I remember. I can't remember what I said at the time.
Reading fragments is usually tedious, so I don't often bother. I've got three volumes of fragments of Old Comedy. I wonder if I'll ever bother to read them!
The classicist J.P. Vernant argues that Greek thought in pre-Socratic time hadn't yet sorted out categories like Justice from revenge and even fate.
Indeed some of these are things that Plato is still unravelling in his dialogues. Vernant, together with Vidal-Naquet, is a very good French writer on the classics.
Fate though, is something different. As I said, Homer only ever uses it in expressions like "He was fated to die". It's only ever considered in hindsight. I'm not aware of Plato's ever discussing fate. The problem with generalising the Greeks is that Homer wrote in, let's say 700BC, and Alexander of Aphrodisias in 200AD. So there's 900 years of thought separating the two. Not to mention Roman rule of the Greek world, Stoicism, and then Christianity. There was an argument about the extent to which Zeus bowed to fate. I don't know when. Questions can be asked of Homer, but we don't know whether he asked those questions or not.

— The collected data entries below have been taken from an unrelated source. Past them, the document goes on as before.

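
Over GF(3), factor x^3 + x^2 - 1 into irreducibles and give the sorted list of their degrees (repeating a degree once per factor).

3

Write h(x) = x^3 + x^2 - 1.
Roots in GF(3): h(0) = 2; h(1) = 1; h(2) = 2.
Complete factorization: h(x) = (x^3 + x^2 - 1).
Factor degrees with multiplicity: 3 = 3.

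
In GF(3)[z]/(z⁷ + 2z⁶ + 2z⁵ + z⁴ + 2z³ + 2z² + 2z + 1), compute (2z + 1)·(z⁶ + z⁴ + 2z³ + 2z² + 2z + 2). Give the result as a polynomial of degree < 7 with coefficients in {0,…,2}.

Multiply in GF(3)[z]: (2z + 1)·(z⁶ + z⁴ + 2z³ + 2z² + 2z + 2) = 2z⁷ + z⁶ + 2z⁵ + 2z⁴ + 2.
Reduce using z⁷ ≡ z⁶ + z⁵ + 2z⁴ + z³ + z² + z + 2 (mod z⁷ + 2z⁶ + 2z⁵ + z⁴ + 2z³ + 2z² + 2z + 1).
Reduced: z⁵ + 2z³ + 2z² + 2z.

z^5 + 2z^3 + 2z^2 + 2z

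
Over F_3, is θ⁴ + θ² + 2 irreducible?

Write m(θ) = θ⁴ + θ² + 2.
Check for roots in F_3: m(0) = 2; m(1) = 1; m(2) = 1.
No roots, so no linear factors.
Monic irreducibles of degree 2 over GF(3): θ² + 1, θ² + θ + 2, θ² + 2θ + 2.
None of them divide m (all give nonzero remainder).
No irreducible factor of degree ≤ 2 exists, so m is irreducible over GF(3).

Yes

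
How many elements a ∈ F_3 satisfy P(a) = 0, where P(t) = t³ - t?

Evaluate at each of the 3 elements of F_3:
P(0) = 0 → root; P(1) = 0 → root; P(2) = 0 → root.
Roots: {0, 1, 2}.

3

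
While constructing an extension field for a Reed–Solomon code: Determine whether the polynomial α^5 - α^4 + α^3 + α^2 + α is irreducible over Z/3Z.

Write h(α) = α^5 - α^4 + α^3 + α^2 + α.
Check for roots in Z/3Z: h(0) = 0 → root; h(1) = 0 → root; h(2) = 0 → root.
h(0) = 0, so (α) divides h(α); h is reducible.

No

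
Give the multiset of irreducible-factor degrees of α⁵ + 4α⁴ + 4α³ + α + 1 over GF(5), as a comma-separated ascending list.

5

Write f(α) = α⁵ + 4α⁴ + 4α³ + α + 1.
Roots in GF(5): f(0) = 1; f(1) = 1; f(2) = 1; f(3) = 4; f(4) = 4.
Complete factorization: f(α) = (α⁵ + 4α⁴ + 4α³ + α + 1).
Factor degrees with multiplicity: 5 = 5.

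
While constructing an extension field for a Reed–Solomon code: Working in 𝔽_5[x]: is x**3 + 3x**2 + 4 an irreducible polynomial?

Yes

Write m(x) = x**3 + 3x**2 + 4.
Check for roots in 𝔽_5: m(0) = 4; m(1) = 3; m(2) = 4; m(3) = 3; m(4) = 1.
No roots. A degree-3 polynomial over a field with no linear factor is irreducible.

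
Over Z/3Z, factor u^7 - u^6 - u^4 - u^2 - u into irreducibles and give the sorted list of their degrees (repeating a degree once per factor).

Write h(u) = u^7 - u^6 - u^4 - u^2 - u.
Roots in Z/3Z: h(0) = 0 → root; h(1) = 0 → root; h(2) = 0 → root.
Linear factors from roots: (u), (u - 1), (u + 1).
Complete factorization: h(u) = (u)·(u + 1)^2·(u - 1)^2·(u^2 - u - 1).
Factor degrees with multiplicity: 1 + 1 + 1 + 1 + 1 + 2 = 7.

1, 1, 1, 1, 1, 2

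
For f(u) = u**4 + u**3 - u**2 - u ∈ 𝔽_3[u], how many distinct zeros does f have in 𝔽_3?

Evaluate at each of the 3 elements of 𝔽_3:
f(0) = 0 → root; f(1) = 0 → root; f(2) = 0 → root.
Roots: {0, 1, 2}.

3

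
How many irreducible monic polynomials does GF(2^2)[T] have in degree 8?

By the necklace-counting formula, N_4(8) = (1/8) Σ_{d|8} μ(8/d)·4^d.
Divisors of 8: 1, 2, 4, 8; μ(8/d) for each: 0, 0, -1, 1.
Σ = − 4^4 + 4^8 = 65280.
N = 65280/8 = 8160.

8160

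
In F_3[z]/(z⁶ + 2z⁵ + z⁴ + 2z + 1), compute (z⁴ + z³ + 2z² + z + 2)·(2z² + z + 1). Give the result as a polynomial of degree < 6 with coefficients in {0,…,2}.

2z^5 + z^4 + 2z^3 + z^2 + 2z

Multiply in F_3[z]: (z⁴ + z³ + 2z² + z + 2)·(2z² + z + 1) = 2z⁶ + 2z³ + z² + 2.
Reduce using z⁶ ≡ z⁵ + 2z⁴ + z + 2 (mod z⁶ + 2z⁵ + z⁴ + 2z + 1).
Reduced: 2z⁵ + z⁴ + 2z³ + z² + 2z.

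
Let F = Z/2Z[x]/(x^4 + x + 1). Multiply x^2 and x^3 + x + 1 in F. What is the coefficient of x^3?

1

Multiply in Z/2Z[x]: (x^2)·(x^3 + x + 1) = x^5 + x^3 + x^2.
Reduce using x^4 ≡ x + 1 (mod x^4 + x + 1).
Reduced: x^3 + x.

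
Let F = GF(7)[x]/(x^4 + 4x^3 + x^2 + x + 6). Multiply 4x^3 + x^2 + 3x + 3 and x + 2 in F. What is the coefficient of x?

5

Multiply in GF(7)[x]: (4x^3 + x^2 + 3x + 3)·(x + 2) = 4x^4 + 2x^3 + 5x^2 + 2x + 6.
Reduce using x^4 ≡ 3x^3 + 6x^2 + 6x + 1 (mod x^4 + 4x^3 + x^2 + x + 6).
Reduced: x^2 + 5x + 3.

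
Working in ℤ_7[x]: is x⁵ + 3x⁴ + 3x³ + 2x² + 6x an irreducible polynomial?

No

Write P(x) = x⁵ + 3x⁴ + 3x³ + 2x² + 6x.
Check for roots in ℤ_7: P(0) = 0 → root; P(1) = 1; P(2) = 5; P(3) = 1; P(4) = 3; P(5) = 2; P(6) = 2.
P(0) = 0, so (x) divides P(x); P is reducible.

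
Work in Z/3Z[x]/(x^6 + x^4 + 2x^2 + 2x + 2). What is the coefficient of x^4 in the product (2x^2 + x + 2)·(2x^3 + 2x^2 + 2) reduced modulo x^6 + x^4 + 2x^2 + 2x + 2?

Multiply in Z/3Z[x]: (2x^2 + x + 2)·(2x^3 + 2x^2 + 2) = x^5 + 2x^2 + 2x + 1.
Reduced: x^5 + 2x^2 + 2x + 1.

0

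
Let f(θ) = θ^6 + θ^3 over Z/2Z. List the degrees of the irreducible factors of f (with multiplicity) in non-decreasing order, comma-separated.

1, 1, 1, 1, 2

Roots in Z/2Z: f(0) = 0 → root; f(1) = 0 → root.
Linear factors from roots: (θ), (θ + 1).
Complete factorization: f(θ) = (θ + 1)·(θ)^3·(θ^2 + θ + 1).
Factor degrees with multiplicity: 1 + 1 + 1 + 1 + 2 = 6.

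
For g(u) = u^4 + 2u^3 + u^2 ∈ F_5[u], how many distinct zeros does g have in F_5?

Evaluate at each of the 5 elements of F_5:
g(0) = 0 → root; g(1) = 4; g(2) = 1; g(3) = 4; g(4) = 0 → root.
Roots: {0, 4}.

2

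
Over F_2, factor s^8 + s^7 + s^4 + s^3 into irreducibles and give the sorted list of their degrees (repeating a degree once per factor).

1, 1, 1, 1, 1, 1, 1, 1

Write g(s) = s^8 + s^7 + s^4 + s^3.
Roots in F_2: g(0) = 0 → root; g(1) = 0 → root.
Linear factors from roots: (s), (s + 1).
Complete factorization: g(s) = (s)^3·(s + 1)^5.
Factor degrees with multiplicity: 1 + 1 + 1 + 1 + 1 + 1 + 1 + 1 = 8.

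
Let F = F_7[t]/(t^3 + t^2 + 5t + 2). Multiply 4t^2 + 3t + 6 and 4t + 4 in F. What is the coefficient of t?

Multiply in F_7[t]: (4t^2 + 3t + 6)·(4t + 4) = 2t^3 + t + 3.
Reduce using t^3 ≡ 6t^2 + 2t + 5 (mod t^3 + t^2 + 5t + 2).
Reduced: 5t^2 + 5t + 6.

5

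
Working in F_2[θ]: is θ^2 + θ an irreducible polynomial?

No

Write f(θ) = θ^2 + θ.
Check for roots in F_2: f(0) = 0 → root; f(1) = 0 → root.
f(0) = 0, so (θ) divides f(θ); f is reducible.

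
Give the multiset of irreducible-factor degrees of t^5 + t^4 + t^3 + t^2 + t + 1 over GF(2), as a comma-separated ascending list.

1, 2, 2

Write h(t) = t^5 + t^4 + t^3 + t^2 + t + 1.
Roots in GF(2): h(0) = 1; h(1) = 0 → root.
Linear factors from roots: (t + 1).
Complete factorization: h(t) = (t + 1)·(t^2 + t + 1)^2.
Factor degrees with multiplicity: 1 + 2 + 2 = 5.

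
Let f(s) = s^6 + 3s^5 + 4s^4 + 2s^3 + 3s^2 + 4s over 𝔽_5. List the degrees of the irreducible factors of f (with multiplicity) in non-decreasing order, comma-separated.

Roots in 𝔽_5: f(0) = 0 → root; f(1) = 2; f(2) = 0 → root; f(3) = 0 → root; f(4) = 4.
Linear factors from roots: (s), (s + 3), (s + 2).
Complete factorization: f(s) = (s)·(s + 2)·(s + 3)^2·(s^2 + 3).
Factor degrees with multiplicity: 1 + 1 + 1 + 1 + 2 = 6.

1, 1, 1, 1, 2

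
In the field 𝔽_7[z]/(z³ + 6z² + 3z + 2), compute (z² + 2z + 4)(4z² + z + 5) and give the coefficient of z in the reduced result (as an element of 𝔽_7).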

Also of course the early philosophers were Ionians (as was Homer) and came under Persian rule, which would have influenced how they saw things.
Ideas of justice changed a lot too. Modern interpretation of Athenian tragedy is not fixed, though, in case Vernant gives the impression that it is - one possible generalisation is that the Oresteia and other things are about the problems caused by Homeric values being applied to modern (i.e. 5th century) society and the problems that would cause and how modern institutions do things differently, alleviating those problems. The plays that follow this general pattern may possibly have been selected for their political theme - it has been asked (re a Sophocles fragment, tongue-in-cheek), when someone turns into a hoopoe and attacks his sister with an axe, what does that say about Athenian democracy? And then we have the Romans again - when they exterminated the citizens of Corinth in 146BC, the debate about the nature of Justice will have taken yet another turn.
It is possible for modern people to misunderstand what ancients thought and what they didn't.
Zeno's paradox is an interesting one, but I have a suspicion I posted it before and someone doubted me and I couldn't bother to go through it.
Something else I'm looking at is gestation periods. Knowledge of them coexisted with ideas that were completely mythological.
Even now you'll find mums websites where the myth is still held that 7-month births are safe for the baby; 8-month births are dangerous. Anyway, digression!
1975 Calatayud y Gisbert, Yamaha CG131S.